Why can’t I book a train ticket to Liverpool?
Assuming nothing goes wrong, on April 12th, British people will be able to go and stay away from home for the first time in months.
The Ableman family will be going and staying in Liverpool so we can go and visit the in-laws in their garden.
But, my God, the railway really doesn’t want our custom.
This is what happens when we try to book the train:
I don’t mean to sound petulant, but it’s two weeks away!
The railway is financially on its knees. Each passenger journey is being subsidised by the Treasury to the tune of something like £100 per person.
Rail travel is currently 80% down on the pre-Covid norm; car travel just 30% down.
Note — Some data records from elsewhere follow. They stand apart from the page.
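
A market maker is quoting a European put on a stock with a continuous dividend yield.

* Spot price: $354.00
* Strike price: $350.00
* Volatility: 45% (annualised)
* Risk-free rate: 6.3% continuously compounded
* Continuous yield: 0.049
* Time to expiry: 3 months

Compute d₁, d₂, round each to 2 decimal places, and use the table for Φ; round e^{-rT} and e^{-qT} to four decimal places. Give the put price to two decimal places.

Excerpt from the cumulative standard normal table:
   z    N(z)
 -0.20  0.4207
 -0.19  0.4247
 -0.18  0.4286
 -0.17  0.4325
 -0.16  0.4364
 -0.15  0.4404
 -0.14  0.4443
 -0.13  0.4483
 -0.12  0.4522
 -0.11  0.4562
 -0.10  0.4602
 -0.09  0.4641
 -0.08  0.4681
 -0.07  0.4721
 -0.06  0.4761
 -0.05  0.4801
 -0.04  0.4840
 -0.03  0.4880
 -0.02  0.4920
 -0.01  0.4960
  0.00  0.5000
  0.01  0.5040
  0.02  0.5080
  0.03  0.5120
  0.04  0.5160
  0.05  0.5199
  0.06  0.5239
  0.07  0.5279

$29.25

σ√T = 0.45·√0.25 = 0.2250
d₁ = [ln(354/350) + (0.063 − 0.049 + 0.45²/2)·0.25] / 0.2250 = [0.0114 + 0.0288] / 0.2250 = 0.1786 ≈ 0.18
d₂ = d₁ − σ√T = 0.1786 − 0.2250 = -0.0464 ≈ -0.05
e^(−qT) = e^(−0.049·0.25) = 0.9878;  e^(−rT) = e^(−0.063·0.25) = 0.9844
N(−d₂) = N(0.05) = 0.5199;  N(−d₁) = N(-0.18) = 0.4286
P = 350·0.9844·0.5199 − 354·0.9878·0.4286 = 179.1263 − 149.8734 = 29.2530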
Not for a single day in the last year has rail demand exceeded 50% of the previous norm: even between lockdown 1 and lockdown 2 when travel was virtually unrestricted.
So this is a crisis, right?
As in, if we don’t get this moment right, the railway’s finances could be undermined forever, right?
So how on earth can it be the case that we’ve got to the position where the economy is scheduled to open up in a fortnight, and Britain’s most important rail line has opted out?
It’s currently impossible to book rail travel from London to Liverpool, the Lake District, Manchester or anywhere else served by Avanti West Coast.
For comparison, here’s what happens if I attempt to book a Eurostar, a flight or a coach:
They work fine despite two of them being barely legal!
And, of course, you don’t need to book a car journey at all.
The entire British public transport industry should be laser-focused on getting customers back.
I’m not in the room, so I’ve no idea how it is that the West Coast Mainline (of all routes) has opted out of this existential necessity.
I suspect that something somewhere has fallen into a hole between the operator, Network Rail and the DfT. Probably something to do with money. I’m also aware that it’s probably no one individual’s fault, that lots of people will be working very late nights trying to fix it and that no-one will have wanted to end up in this situation.
But something about the way the industry works has gone very badly wrong to allow this to occur.
I’m a persistent blighter (and pretty loyal to public transport), and I’ve accepted having to check for tickets day after bloody day (I’ve been doing it for weeks now…) but right now millions of people all round the country are forming the habits that are going sustain post-pandemic.
And if the railway tells them to F off, they probably will. For good.